Although Jewish law reflects a mandate to all mankind to "be fruitful and multiply", you refuse to discharge that obligation by marrying a partner who is eligible to marry you in the eyes of Jewish law.

That which Jewish law forbids, you seek to do. That which Jewish law requires, you steadfastly reject. At a certain point a person has to realize that G-d loves you, and He made you a gentile. So it must be pretty okay for you to be a gentile. There is no obligation to become a Jew, but becoming a Jew entails a lot of obligation.
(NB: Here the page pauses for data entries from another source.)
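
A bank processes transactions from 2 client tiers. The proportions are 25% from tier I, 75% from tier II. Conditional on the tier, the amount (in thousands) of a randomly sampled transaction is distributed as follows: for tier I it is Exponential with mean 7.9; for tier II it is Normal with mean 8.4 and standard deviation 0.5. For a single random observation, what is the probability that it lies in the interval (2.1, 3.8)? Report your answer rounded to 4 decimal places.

0.0371

Conditional on each tier, P(2.1 < X < 3.8): I: 0.148418; II: 0.
By total probability, P(2.1 < X < 3.8) = 0.25·0.148418 + 0.75·0 = 0.0371045.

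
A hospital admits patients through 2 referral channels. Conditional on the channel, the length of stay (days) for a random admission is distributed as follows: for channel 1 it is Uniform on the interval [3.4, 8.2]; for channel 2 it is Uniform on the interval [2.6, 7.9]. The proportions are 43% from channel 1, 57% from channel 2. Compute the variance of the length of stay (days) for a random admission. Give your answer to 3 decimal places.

Per component, 1: μ=5.8, E[X²]=35.56; 2: μ=5.25, E[X²]=29.9033.
E[X] = 0.43·5.8 + 0.57·5.25 = 5.4865.
E[X²] = 0.43·35.56 + 0.57·29.9033 = 32.3357.
Var(X) = E[X²] − (E[X])² = 32.3357 − 30.1017 = 2.23402.

2.234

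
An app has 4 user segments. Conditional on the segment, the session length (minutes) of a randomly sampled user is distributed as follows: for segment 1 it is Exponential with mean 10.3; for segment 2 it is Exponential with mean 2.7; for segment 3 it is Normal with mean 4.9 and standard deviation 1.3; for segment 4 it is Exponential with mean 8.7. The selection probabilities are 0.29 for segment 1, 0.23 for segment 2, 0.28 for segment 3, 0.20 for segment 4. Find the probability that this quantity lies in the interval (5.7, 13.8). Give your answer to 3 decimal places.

Conditional on each segment, P(5.7 < X < 13.8): 1: 0.313096; 2: 0.115074; 3: 0.26915; 4: 0.314652.
By total probability, P(5.7 < X < 13.8) = 0.29·0.313096 + 0.23·0.115074 + 0.28·0.26915 + 0.2·0.314652 = 0.255557.

0.256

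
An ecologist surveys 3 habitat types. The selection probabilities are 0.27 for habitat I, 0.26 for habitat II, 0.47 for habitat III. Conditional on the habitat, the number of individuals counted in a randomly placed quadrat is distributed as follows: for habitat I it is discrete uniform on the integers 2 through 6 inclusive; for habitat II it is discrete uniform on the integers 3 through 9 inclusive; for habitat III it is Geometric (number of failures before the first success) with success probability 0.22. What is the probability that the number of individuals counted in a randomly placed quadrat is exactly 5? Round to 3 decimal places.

Conditional on each habitat, P(X = 5): I: 0.2; II: 0.142857; III: 0.0635178.
By total probability, P(X = 5) = 0.27·0.2 + 0.26·0.142857 + 0.47·0.0635178 = 0.120996.

0.121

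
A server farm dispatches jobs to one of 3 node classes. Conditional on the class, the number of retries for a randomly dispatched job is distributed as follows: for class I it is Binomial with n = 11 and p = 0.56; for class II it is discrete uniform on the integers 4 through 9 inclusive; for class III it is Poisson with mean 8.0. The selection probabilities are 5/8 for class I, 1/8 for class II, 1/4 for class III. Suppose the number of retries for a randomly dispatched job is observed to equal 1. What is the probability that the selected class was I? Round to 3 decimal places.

Likelihoods P(X=1 | ·): I: 0.00167536; II: 0; III: 0.0026837.
Posterior ∝ prior × likelihood. Numerator for I: 0.625·0.00167536 = 0.0010471.
Normalizing constant: 0.625·0.00167536 + 0.125·0 + 0.25·0.0026837 = 0.00171802.
P(I | observation) = 0.0010471 / 0.00171802 = 0.609478.

0.609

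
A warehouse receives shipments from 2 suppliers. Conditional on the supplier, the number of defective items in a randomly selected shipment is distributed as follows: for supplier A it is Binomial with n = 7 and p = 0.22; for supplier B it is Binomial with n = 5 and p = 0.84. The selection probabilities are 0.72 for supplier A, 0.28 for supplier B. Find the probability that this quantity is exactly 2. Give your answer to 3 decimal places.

Conditional on each supplier, P(X = 2): A: 0.293452; B: 0.0289014.
By total probability, P(X = 2) = 0.72·0.293452 + 0.28·0.0289014 = 0.219378.

0.219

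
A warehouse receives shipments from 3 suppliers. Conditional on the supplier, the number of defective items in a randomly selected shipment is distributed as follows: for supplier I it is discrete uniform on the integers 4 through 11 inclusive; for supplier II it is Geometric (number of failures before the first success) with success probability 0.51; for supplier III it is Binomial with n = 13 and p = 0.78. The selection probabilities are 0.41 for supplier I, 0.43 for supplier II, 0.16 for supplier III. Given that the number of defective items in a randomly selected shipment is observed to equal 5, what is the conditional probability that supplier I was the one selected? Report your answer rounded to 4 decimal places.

Likelihoods P(X=5 | ·): I: 0.125; II: 0.0144062; III: 0.00203907.
Posterior ∝ prior × likelihood. Numerator for I: 0.41·0.125 = 0.05125.
Normalizing constant: 0.41·0.125 + 0.43·0.0144062 + 0.16·0.00203907 = 0.0577709.
P(I | observation) = 0.05125 / 0.0577709 = 0.887124.

0.8871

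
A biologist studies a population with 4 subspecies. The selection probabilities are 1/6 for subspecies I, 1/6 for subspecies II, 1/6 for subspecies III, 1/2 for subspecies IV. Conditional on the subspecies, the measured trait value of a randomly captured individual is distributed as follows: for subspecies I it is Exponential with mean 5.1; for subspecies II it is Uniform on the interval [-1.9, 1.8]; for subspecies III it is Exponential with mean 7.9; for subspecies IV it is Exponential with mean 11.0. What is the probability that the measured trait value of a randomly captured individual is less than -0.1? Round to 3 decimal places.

Conditional on each subspecies, P(X < -0.1): I: 0; II: 0.486486; III: 0; IV: 0.
By total probability, P(X < -0.1) = 0.166667·0 + 0.166667·0.486486 + 0.166667·0 + 0.5·0 = 0.0810811.

0.081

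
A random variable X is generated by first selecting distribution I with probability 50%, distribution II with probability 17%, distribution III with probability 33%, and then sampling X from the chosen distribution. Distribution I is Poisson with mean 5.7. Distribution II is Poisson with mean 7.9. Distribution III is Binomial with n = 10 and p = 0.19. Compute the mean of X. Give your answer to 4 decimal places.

4.8200

Component means — I: 5.7; II: 7.9; III: 1.9.
E[X] = 0.5·5.7 + 0.17·7.9 + 0.33·1.9 = 4.82.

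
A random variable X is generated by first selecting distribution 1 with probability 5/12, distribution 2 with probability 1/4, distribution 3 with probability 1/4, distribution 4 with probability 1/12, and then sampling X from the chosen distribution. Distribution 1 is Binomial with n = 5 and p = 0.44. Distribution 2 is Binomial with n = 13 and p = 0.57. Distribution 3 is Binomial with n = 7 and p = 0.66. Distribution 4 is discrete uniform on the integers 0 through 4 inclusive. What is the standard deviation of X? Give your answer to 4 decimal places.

2.5588

Per component, 1: μ=2.2, E[X²]=6.072; 2: μ=7.41, E[X²]=58.0944; 3: μ=4.62, E[X²]=22.9152; 4: μ=2, E[X²]=6.
E[X] = 0.416667·2.2 + 0.25·7.41 + 0.25·4.62 + 0.0833333·2 = 4.09083.
E[X²] = 0.416667·6.072 + 0.25·58.0944 + 0.25·22.9152 + 0.0833333·6 = 23.2824.
Var(X) = E[X²] − (E[X])² = 23.2824 − 16.7349 = 6.54748.
SD(X) = √6.54748 = 2.5588.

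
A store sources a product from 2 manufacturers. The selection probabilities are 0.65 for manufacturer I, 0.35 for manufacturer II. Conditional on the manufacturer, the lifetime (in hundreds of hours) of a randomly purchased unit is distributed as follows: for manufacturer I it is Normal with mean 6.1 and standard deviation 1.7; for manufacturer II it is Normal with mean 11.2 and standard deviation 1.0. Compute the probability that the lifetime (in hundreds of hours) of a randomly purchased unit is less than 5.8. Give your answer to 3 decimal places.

0.279

Conditional on each manufacturer, P(X < 5.8): I: 0.429962; II: 3.33204e-08.
By total probability, P(X < 5.8) = 0.65·0.429962 + 0.35·3.33204e-08 = 0.279475.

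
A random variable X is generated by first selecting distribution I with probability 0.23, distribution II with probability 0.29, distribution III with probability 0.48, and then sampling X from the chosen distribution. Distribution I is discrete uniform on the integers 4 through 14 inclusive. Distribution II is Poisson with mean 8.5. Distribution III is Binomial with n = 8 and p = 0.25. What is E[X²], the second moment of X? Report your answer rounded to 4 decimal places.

46.9875

For each component E[X²] = Var + (mean)², giving I: 91; II: 80.75; III: 5.5.
Overall E[X²] = 0.23·91 + 0.29·80.75 + 0.48·5.5 = 46.9875.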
I hope that you find your truth, happiness and a good and appropriate husband soon.

Anonymous, May 7, 2014 4:23 PM

David you appear very knowledgeable, what are your thoughts?
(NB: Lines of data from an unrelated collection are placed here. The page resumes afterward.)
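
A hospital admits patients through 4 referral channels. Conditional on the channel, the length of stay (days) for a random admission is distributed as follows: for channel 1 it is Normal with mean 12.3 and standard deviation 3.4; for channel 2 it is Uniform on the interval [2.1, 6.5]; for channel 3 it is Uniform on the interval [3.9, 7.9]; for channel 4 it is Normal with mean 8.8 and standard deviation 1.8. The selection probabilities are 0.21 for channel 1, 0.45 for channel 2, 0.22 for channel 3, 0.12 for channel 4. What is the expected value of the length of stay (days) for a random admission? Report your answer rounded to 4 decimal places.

Component means — 1: 12.3; 2: 4.3; 3: 5.9; 4: 8.8.
E[X] = 0.21·12.3 + 0.45·4.3 + 0.22·5.9 + 0.12·8.8 = 6.872.

6.8720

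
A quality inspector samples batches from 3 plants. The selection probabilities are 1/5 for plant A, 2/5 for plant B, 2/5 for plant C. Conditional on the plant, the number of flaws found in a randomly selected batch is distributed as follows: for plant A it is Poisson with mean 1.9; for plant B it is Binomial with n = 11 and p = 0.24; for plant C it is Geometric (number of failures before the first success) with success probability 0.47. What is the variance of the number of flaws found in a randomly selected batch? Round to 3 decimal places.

2.600

Per component, A: μ=1.9, E[X²]=5.51; B: μ=2.64, E[X²]=8.976; C: μ=1.12766, E[X²]=3.67089.
E[X] = 0.2·1.9 + 0.4·2.64 + 0.4·1.12766 = 1.88706.
E[X²] = 0.2·5.51 + 0.4·8.976 + 0.4·3.67089 = 6.16076.
Var(X) = E[X²] − (E[X])² = 6.16076 − 3.56101 = 2.59975.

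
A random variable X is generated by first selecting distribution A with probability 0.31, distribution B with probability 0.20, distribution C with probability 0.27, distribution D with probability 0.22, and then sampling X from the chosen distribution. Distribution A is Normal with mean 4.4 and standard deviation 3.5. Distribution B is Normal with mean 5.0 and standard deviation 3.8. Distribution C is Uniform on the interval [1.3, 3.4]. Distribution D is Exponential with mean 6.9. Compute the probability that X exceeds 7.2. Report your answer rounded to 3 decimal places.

Conditional on each component, P(X > 7.2): A: 0.211855; B: 0.281312; C: 0; D: 0.352227.
By total probability, P(X > 7.2) = 0.31·0.211855 + 0.2·0.281312 + 0.27·0 + 0.22·0.352227 = 0.199428.

0.199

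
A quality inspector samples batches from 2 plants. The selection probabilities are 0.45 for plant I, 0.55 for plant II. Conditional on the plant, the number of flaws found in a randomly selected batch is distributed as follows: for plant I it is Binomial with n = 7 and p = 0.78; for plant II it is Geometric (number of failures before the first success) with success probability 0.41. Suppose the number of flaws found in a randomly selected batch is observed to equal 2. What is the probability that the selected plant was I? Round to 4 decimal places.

Likelihoods P(X=2 | ·): I: 0.00658449; II: 0.142721.
Posterior ∝ prior × likelihood. Numerator for I: 0.45·0.00658449 = 0.00296302.
Normalizing constant: 0.45·0.00658449 + 0.55·0.142721 = 0.0814596.
P(I | observation) = 0.00296302 / 0.0814596 = 0.0363741.

0.0364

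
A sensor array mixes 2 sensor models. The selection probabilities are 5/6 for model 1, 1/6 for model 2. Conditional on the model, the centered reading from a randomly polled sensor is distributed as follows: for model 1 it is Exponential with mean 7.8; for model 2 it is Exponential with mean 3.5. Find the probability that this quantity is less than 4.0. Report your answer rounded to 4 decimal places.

0.4478

Conditional on each model, P(X < 4.0): 1: 0.401196; 2: 0.681093.
By total probability, P(X < 4.0) = 0.833333·0.401196 + 0.166667·0.681093 = 0.447845.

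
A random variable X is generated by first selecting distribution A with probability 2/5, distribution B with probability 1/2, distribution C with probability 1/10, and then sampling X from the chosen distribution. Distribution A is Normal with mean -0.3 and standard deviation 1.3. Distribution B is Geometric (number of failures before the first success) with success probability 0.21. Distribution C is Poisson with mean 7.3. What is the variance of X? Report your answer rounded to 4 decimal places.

Per component, A: μ=-0.3, E[X²]=1.78; B: μ=3.7619, E[X²]=32.0658; C: μ=7.3, E[X²]=60.59.
E[X] = 0.4·-0.3 + 0.5·3.7619 + 0.1·7.3 = 2.49095.
E[X²] = 0.4·1.78 + 0.5·32.0658 + 0.1·60.59 = 22.8039.
Var(X) = E[X²] − (E[X])² = 22.8039 − 6.20484 = 16.599.

16.5990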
David how do you address the issue of children of Jewish fathers experiencing genuine antisemitism with menace attached to it when most of the wider world, especially antisemites, define Judaism purely in racial terms -and though even when made aware of the matrilineal rule, refuse to care about the matrilineal rule? I have had 4 such incidents ( thankfully no more than that, but it was enough to be disturbing), and I am more than happy not to identify myself as Jewish. In addition to having had these experiences I am concerned by the rise of antisemitism and politicians like Jobbik wanting to come to London to speak, and wanting people to go back 5 generations to prove they are not Jewish ( in his view then, not only am I Jewish, not only are my children Jewish, but my great great grandchildren are Jewish and worthy of negative treatment). Simultaneously Orthodox members of the Knesset want to change the Law of Return to exclude people such as myself and my offspring, so that should the lunatics take over the asylum, I and my children will have no refuge anywhere. I reassert that I don't want to be seen as Jewish, or any other religion. I just don't want to be placed in a catch 22 situation of being labelled Jewish by people who hate Jews, and simultaneously rejected by the Jewish community itself. I want a practical answer to these very real issues- any thoughts? ( Btw saying these issues would not be occurring had people like my parents not intermarried and in essence telling me that I should never have been born, really isn't helpful. And telling me to lie about my background to everyone as a pre- emptive measure isn't either. I don't announce my personal details unless I know people well anyway- hence this anonymous post. But as I am a real person, at times I also need to have honest communication in order to have meaningful interaction with other human beings. Sort of a necessity if you don't want to become really depressed really quickly!) Cheers.